The December 3, 2024, memo titled On-Campus Foreign Interference from the Royal Canadian Mounted Police (RCMP) did not mention specific universities by name but noted that foreign interference was sophisticated and came solely from China.

The memo stated that as Canada’s academic institutions rely on “open, creative and collaborative environments” to foster independent debate, some “foreign intelligence services and government officials including the People’s Republic of China can exploit this culture of openness to monitor and coerce students, faculty and other university officials.”

“On university campuses foreign states may seek to exert undue influence, covertly and through proxies, by harassing dissidents and suppressing academic freedoms and free speech that are not aligned with their political interests,” the RCMP noted in the memo.

The memo noted that foreign agents’ influence in “public debate at academic institutions” may lead to them sponsoring “specific events to shape discussion rather than engage in free debate and dialogue.”

“They may also directly or indirectly attempt to disrupt public events or other on-campus activities they perceive as challenging their political positions and spread disinformation, undermining confidence in academic discourse and expertise,” the memo observed.

Notably, the memo singled out China, and thus the CCP, as the only nation of interest, noting that the “threat posed by the People’s Republic and its powerful security and intelligence apparatus including malign activities targeting our democratic institutions, communities and economic prosperity” remains a “concern.”

Some of the activities that foreign agents engaged included the recruitment of CCP sympathizers and “in some instances,” noted the memo, saw students be “pressured to participate in activities that are covertly organized by a foreign power.”

“Universities can also be used as venues for ‘talent spotting’ and intelligence collection in specific circumstances,” the memo stated.

According to hearings from a 2021 House of Commons Special Committee on Canada-China Relations, there were numerous documented incidents of CCP intimidation.

For example, a Tibetan Canadian, Chemi Lhamo, testified she got death threats after she ran for student council president at the University of Toronto’s Scarborough campus.

“There were comments saying the bullet that would go through me was made in China,” she said, noting that “Community members of the allied nations who are subjected to the Chinese Communist Party’s colonial violence are not alien to these tactics. We have witnessed China’s interference and influence not just in our university campuses but also in our communities.”

Earlier this week, LifeSiteNews reported that Canada’s Security and Intelligence Threats to Elections Task Force (SITE) confirmed the CCP government was behind an online “operation” on WeChat to paint Prime Minister Mark Carney in a positive light.

Canadians will head to the polls in a general election on April 28.

LifeSiteNews reported last week that the Liberal Party under Carney, has thus far seen no less than three MP candidates drop out of the election race over allegations of foreign interference.

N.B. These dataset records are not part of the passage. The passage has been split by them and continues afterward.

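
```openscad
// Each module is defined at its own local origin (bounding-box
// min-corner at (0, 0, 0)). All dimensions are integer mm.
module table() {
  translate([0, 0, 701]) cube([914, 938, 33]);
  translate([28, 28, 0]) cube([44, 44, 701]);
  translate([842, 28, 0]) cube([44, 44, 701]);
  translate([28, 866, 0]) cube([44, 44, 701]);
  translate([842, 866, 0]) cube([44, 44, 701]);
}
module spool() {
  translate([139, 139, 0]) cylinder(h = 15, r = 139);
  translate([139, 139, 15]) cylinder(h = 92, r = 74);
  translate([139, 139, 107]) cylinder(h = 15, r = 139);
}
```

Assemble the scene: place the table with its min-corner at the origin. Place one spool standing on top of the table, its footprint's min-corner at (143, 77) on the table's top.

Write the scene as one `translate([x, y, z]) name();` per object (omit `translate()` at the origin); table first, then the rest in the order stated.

table();
translate([143, 77, 734]) spool();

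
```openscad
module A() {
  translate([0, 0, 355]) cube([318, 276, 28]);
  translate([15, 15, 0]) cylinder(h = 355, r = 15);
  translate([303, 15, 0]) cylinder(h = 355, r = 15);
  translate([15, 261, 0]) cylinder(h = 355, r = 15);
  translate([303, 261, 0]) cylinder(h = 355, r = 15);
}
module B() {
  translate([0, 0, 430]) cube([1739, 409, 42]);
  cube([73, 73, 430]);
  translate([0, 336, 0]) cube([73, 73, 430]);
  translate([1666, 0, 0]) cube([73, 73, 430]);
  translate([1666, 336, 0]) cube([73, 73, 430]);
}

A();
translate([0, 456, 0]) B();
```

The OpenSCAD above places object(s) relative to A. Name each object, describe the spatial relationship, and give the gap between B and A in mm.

A is a stool. B is a bench. The bench is on the floor beside the stool on its +y side. The gap between the bench and the stool is 180 mm.

The bench's nearest face is 180 mm from the stool's +y face.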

LifeSiteNews recently reported how the Conservative Party sounded the alarm by sharing a 2016 video of Carney saying the Communist Chinese regime’s “perspective” on things is “one of its many strengths.”

As reported by LifeSiteNews, a new exposé by investigative journalist Sam Cooper claims there is compelling evidence that Carney and former Prime Minister Justin Trudeau are strongly influenced by an “elite network” of foreign actors, including those with ties to China and the World Economic Forum.